Am I really surprised? Maybe not.
Cleaning woman “cleans” the patina from a $1.1 million piece of art.
Am I really surprised? Maybe not.
I hope they flog the cleaning woman. They were specifically instructed to not get within 8 inches of the piece, let alone clean it.
Philistines.
Boy, did I get into the wrong line of work. I could’ve arted my ass off.
I wish I could remember who told it to me, but some golf nut I know had an 19th century golf club used by a well-regarded player and with dirt on it from, I think, the Old Course at St. Andrews where golf was formalized as a game.
Same thing happened - a cleaning lady took it out of its framed mounting in his study and cleaned it. :eek:
It was modern art, no great loss. I was expecting to hear about someone using Windex on a priceless oil painting.
Cleaning woman? CLEANING WOMAN??!?!?! <goes berserk>
Maybe it will teach them to get some real art next time. What’s next, complaining that she mopped the floor because the muddy footprints were actually valuable art?
That’s my view too. Maybe we can get her to tell the emperor he is naked as well. Art has not only jumped the shark, it’s been eaten by the shark.
Here we go again. The bi-annual “If I don’t like it, it’s not art!” thread.
The fact that some people take aesthetic pleasure out of something you find incomprehesible does not mean that they’re faking it.
Yes it does. The artists are laughing at those fools all the way to the bank.
Aesthetic pleasure does not require comprehension. I believe what you’re referring to is *intellectual *pleasure.
There’s a lot of art I don’t find aesthetically pleasing but I still consider it to be art. I came to grips with modern art a long time ago when I realized I simply didn’t have the proper framework to appreciate it. That said, I have run into pieces of modern art sculptures that simply look like unfinished pieces of construction at one of the Dallas art museums (the one with the sculptures) and would not have realized it was art if it were not in a museum.

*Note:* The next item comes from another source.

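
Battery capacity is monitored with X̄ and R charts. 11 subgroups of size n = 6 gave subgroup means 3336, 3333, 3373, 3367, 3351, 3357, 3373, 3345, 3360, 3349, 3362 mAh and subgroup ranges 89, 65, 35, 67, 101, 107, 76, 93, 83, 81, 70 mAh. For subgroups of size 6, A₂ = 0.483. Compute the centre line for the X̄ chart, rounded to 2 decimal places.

3355.09

X̄̄ = (3336 + 3333 + 3373 + 3367 + 3351 + 3357 + 3373 + 3345 + 3360 + 3349 + 3362) / 11 = 36906.0000 / 11 = 3355.0909
CL = X̄̄ = 3355.0909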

Perhaps the artist would have appreciated the mistake.
Many conceptual artists create pieces that are designed to interact with their environment. For example, I came across this installation on a very lonely highway in Texas: http://www.texasescapes.com/TexasArt/Prada-Marfa.htm
The artists hoped that it would be vandalized and eventually disappear.
And the fact that something is incomprehensible does not make it art.
Vincent Gallo:
Always good to meet a fellow “Friend of Carlotta”!
What’d I do with my list?
And where are my pajamas?
Incomprehensible to who? To you?
Not every piece of art works for every person. The elitist idea that there’s some universal standard that all art has to adhere to is profoundly disrespectful to people who have tastes other than yours.
It’s fine to dislike something. There’s lots of art that I dislike. But the fact that you dislike it doesn’t mean that the people who do like it are deluded or foolish. They just have different taste than you do.
Whoa, dude, chill! Aw gee, look at the mess you’ve made!
Someone please call the Reinemachefrau.
Name one. With a cite, please.
Every artist I know – and I’m guessing I know a lot more than you do – takes their work very seriously, but are not really making any serious money at it.
From what little I know of Kippenberger, I don’t think he would have appreciated the cleaning lady’s fastidiousness, because he was a very fastidious artist himself. Very detailed, despite the “messy” look of a lot of his work. (I love stuff like that Prada project, though!)
As for the “is it art?” discussion: I’m always shocked when someone questions the validity of a well-known artist’s modern work. It’s 2011. Stuff similar in tone to the artwork in the OP has been around for almost a hundred years now, if not longer. When you say modern art “is not real art,” you’re not being stubborn and old-fashioned. You’re being perverse and ancient-fashioned.